Hunting Trophies (Import Prohibition) Bill Debate
Full Debate: Read Full DebateLord Lucas
Main Page: Lord Lucas (Conservative - Excepted Hereditary)Department Debates - View all Lord Lucas's debates with the Department for Environment, Food and Rural Affairs
(1 year, 6 months ago)
Lords ChamberMy Lords, I am a practical person and, for me, the practical benefits for wildlife outweigh any considerations of my sensibilities. My judgment is that this Bill as it is will damage conservation; I therefore support the suggested direction of amendment that my noble friend Lord Bellingham proposed.
The flow of money is important to conservation; we can see that in this country. Let us take the example of the long-standing RSPB reserve Lake Vyrnwy in Wales and the RSPB’s recent application for many millions of pounds of funding. The RSPB says that, unless it gets all this money in this area of Wales, red grouse, black grouse, hen harriers and waders will all become extinct—and I can understand why. It takes a great flow of money to achieve effective conservation. By contrast, the RSPB, as reported in its publication today, is heavily opposed to driven grouse-shooting—but if you go on a well-managed driven grouse moor, as I had the privilege to do this spring, it is a place alive with waders and, indeed, as a properly managed moor, with raptors too. It is a buzzing ecological community, and that is managed because of all the effort put in to maintain grouse-shooting.
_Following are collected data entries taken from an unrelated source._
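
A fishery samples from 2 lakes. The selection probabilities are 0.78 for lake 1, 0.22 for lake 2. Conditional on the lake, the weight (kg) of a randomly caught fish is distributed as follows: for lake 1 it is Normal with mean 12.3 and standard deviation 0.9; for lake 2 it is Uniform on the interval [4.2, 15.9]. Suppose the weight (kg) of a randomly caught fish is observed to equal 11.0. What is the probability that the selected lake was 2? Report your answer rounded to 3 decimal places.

Likelihoods f(11.0 | ·): 1: 0.156173; 2: 0.0854701.
Posterior ∝ prior × likelihood. Numerator for 2: 0.22·0.0854701 = 0.0188034.
Normalizing constant: 0.78·0.156173 + 0.22·0.0854701 = 0.140619.
P(2 | observation) = 0.0188034 / 0.140619 = 0.133719.

0.134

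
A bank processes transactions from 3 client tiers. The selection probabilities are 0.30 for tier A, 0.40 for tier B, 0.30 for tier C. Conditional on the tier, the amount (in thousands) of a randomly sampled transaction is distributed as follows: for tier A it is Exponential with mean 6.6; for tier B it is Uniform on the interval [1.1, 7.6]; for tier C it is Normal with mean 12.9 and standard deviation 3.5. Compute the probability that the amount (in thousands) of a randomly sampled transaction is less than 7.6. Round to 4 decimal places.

Conditional on each tier, P(X < 7.6): A: 0.683843; B: 1; C: 0.0649767.
By total probability, P(X < 7.6) = 0.3·0.683843 + 0.4·1 + 0.3·0.0649767 = 0.624646.

0.6246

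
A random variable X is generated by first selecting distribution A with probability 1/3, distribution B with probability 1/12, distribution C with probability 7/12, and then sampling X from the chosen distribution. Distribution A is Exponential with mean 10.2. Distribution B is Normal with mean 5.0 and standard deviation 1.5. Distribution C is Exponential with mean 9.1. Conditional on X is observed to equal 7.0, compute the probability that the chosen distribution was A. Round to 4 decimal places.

0.2977

Likelihoods f(7.0 | ·): A: 0.0493577; B: 0.10934; C: 0.0509197.
Posterior ∝ prior × likelihood. Numerator for A: 0.333333·0.0493577 = 0.0164526.
Normalizing constant: 0.333333·0.0493577 + 0.0833333·0.10934 + 0.583333·0.0509197 = 0.0552674.
P(A | observation) = 0.0164526 / 0.0552674 = 0.29769.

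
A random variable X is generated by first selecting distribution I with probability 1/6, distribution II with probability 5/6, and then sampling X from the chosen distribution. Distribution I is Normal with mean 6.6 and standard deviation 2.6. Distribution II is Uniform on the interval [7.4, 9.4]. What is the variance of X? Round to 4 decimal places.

Per component, I: μ=6.6, E[X²]=50.32; II: μ=8.4, E[X²]=70.8933.
E[X] = 0.166667·6.6 + 0.833333·8.4 = 8.1.
E[X²] = 0.166667·50.32 + 0.833333·70.8933 = 67.4644.
Var(X) = E[X²] − (E[X])² = 67.4644 − 65.61 = 1.85444.

1.8544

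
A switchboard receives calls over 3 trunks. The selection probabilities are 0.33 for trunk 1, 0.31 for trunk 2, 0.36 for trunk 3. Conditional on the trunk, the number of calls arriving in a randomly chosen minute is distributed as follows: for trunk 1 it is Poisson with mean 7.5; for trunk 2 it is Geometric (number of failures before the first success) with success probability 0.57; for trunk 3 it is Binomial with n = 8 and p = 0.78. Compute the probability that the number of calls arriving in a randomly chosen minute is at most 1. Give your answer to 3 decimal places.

0.254

Conditional on each trunk, P(X ≤ 1): 1: 0.00470122; 2: 0.8151; 3: 0.000161136.
By total probability, P(X ≤ 1) = 0.33·0.00470122 + 0.31·0.8151 + 0.36·0.000161136 = 0.25429.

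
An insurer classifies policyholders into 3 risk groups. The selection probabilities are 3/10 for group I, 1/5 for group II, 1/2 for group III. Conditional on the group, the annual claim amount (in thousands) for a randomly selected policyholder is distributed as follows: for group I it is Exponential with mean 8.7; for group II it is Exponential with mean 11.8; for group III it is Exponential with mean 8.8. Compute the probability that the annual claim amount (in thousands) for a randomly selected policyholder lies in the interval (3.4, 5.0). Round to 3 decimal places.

0.110

Conditional on each group, P(3.4 < X < 5.0): I: 0.113646; II: 0.0950586; III: 0.112969.
By total probability, P(3.4 < X < 5.0) = 0.3·0.113646 + 0.2·0.0950586 + 0.5·0.112969 = 0.10959.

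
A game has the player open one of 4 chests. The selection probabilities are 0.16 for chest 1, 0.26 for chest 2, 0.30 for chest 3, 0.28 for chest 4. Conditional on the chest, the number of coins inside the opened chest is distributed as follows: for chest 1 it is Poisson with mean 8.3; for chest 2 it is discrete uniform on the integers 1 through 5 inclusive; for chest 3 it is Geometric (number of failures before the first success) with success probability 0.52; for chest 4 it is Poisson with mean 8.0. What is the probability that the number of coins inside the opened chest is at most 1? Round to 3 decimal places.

0.284

Conditional on each chest, P(X ≤ 1): 1: 0.00231121; 2: 0.2; 3: 0.7696; 4: 0.00301916.
By total probability, P(X ≤ 1) = 0.16·0.00231121 + 0.26·0.2 + 0.3·0.7696 + 0.28·0.00301916 = 0.284095.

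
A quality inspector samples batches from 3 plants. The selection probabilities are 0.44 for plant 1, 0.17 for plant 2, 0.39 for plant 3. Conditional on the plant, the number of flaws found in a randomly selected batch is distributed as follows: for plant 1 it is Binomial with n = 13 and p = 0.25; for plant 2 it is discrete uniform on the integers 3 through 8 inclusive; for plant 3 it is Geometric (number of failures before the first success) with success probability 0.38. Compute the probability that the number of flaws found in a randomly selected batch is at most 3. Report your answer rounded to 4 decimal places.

0.6178

Conditional on each plant, P(X ≤ 3): 1: 0.584253; 2: 0.166667; 3: 0.852237.
By total probability, P(X ≤ 3) = 0.44·0.584253 + 0.17·0.166667 + 0.39·0.852237 = 0.617777.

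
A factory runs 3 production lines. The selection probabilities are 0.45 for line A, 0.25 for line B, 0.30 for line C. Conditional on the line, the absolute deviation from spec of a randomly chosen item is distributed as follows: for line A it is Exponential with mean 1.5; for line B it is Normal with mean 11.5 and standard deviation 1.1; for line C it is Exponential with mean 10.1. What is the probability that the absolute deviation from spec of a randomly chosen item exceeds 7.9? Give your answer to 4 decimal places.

0.3894

Conditional on each line, P(X > 7.9): A: 0.00516078; B: 0.999467; C: 0.457409.
By total probability, P(X > 7.9) = 0.45·0.00516078 + 0.25·0.999467 + 0.3·0.457409 = 0.389412.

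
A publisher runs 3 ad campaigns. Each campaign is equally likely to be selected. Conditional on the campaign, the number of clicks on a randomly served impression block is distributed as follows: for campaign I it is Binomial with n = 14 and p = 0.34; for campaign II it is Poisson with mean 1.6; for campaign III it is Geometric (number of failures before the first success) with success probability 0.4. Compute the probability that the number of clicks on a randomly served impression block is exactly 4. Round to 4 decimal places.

Conditional on each campaign, P(X = 4): I: 0.209792; II: 0.0551312; III: 0.05184.
By total probability, P(X = 4) = 0.333333·0.209792 + 0.333333·0.0551312 + 0.333333·0.05184 = 0.105588.

0.1056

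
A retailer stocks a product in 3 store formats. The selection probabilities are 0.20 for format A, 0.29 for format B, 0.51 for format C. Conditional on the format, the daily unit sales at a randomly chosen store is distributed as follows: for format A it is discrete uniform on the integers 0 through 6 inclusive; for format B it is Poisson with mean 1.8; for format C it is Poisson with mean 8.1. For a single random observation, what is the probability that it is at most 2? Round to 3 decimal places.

Conditional on each format, P(X ≤ 2): A: 0.428571; B: 0.730621; C: 0.0127198.
By total probability, P(X ≤ 2) = 0.2·0.428571 + 0.29·0.730621 + 0.51·0.0127198 = 0.304082.

0.304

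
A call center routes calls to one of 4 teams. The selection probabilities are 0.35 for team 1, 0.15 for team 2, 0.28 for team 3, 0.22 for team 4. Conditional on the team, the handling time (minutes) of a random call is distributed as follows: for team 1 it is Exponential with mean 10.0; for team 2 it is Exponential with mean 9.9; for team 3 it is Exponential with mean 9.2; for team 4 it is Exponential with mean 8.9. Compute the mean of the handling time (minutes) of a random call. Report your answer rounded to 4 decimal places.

Component means — 1: 10; 2: 9.9; 3: 9.2; 4: 8.9.
E[X] = 0.35·10 + 0.15·9.9 + 0.28·9.2 + 0.22·8.9 = 9.519.

9.5190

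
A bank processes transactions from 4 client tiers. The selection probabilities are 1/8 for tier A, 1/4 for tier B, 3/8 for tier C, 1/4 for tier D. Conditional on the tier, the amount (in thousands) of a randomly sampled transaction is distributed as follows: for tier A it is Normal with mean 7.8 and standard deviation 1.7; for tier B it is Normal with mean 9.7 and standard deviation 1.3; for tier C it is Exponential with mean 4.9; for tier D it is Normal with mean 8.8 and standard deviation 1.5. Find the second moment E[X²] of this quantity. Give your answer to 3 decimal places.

For each component E[X²] = Var + (mean)², giving A: 63.73; B: 95.78; C: 48.02; D: 79.69.
Overall E[X²] = 0.125·63.73 + 0.25·95.78 + 0.375·48.02 + 0.25·79.69 = 69.8413.

69.841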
In contrast to the RSPB seeing hen harriers as dying out in Lake Vyrnwy, the picture in England is that we have gone, since 2017, from 10 chicks fledged to 190 chicks fledged due to the collaboration between Natural England and grouse-shooting. The high principles and purity of the RSPB are leading to the hen harrier dying out; the “killers” and their policies are leading to it flourishing. That seems to me to be an interesting parallel to what we are being asked to consider in this Bill. We may not like trophy hunting, but the proceeds of trophy hunting, flowing into a well-managed conservation effort, are immensely beneficial to wildlife.
We are asking African people to live alongside lions and elephants and yet, considering the debates in this country on the reintroduction of the European lynx—a little baby cat—we ought to understand what we are asking of these people. It is not just, “Be nice”; it is, “Do something that will have an immense impact on your life”, or, in many cases, “Put your life in danger”. People are killed with some regularity by the wildlife in these areas outside reserves. We are asking people to take a huge responsibility. For us, 30 by 30 is nice—it just means more butterflies—but when you talk about more big game and letting it thrive, you are talking about a big impact on your life. We must support the efforts these countries are making to make conservation possible. We must respect what they say is necessary and what they say works and find ways of supporting that.
We might deprecate the people who trophy hunt—it is not something that I wish to do myself—but very many of us watched the first episode of the recent Attenborough series where the white-tailed eagle was hunting the goose. The experience of that is so close to the experience of hunting an animal oneself that I could not separate it. We are built as hunters; we are not descended from rabbits. We are hunters, and that which is expressed as pleasure by trophy hunters is in most of us. We ought to recognise that; they are not something apart but an expression of one aspect of humanity.
I hope we will be able, without too much argument, to amend this Bill to allow whatever structures we think appropriate in this country to collaborate with conservation structures and Governments abroad and allow trophies to be imported from those countries where we are absolutely clear that this is making a substantial contribution to conservation in those countries.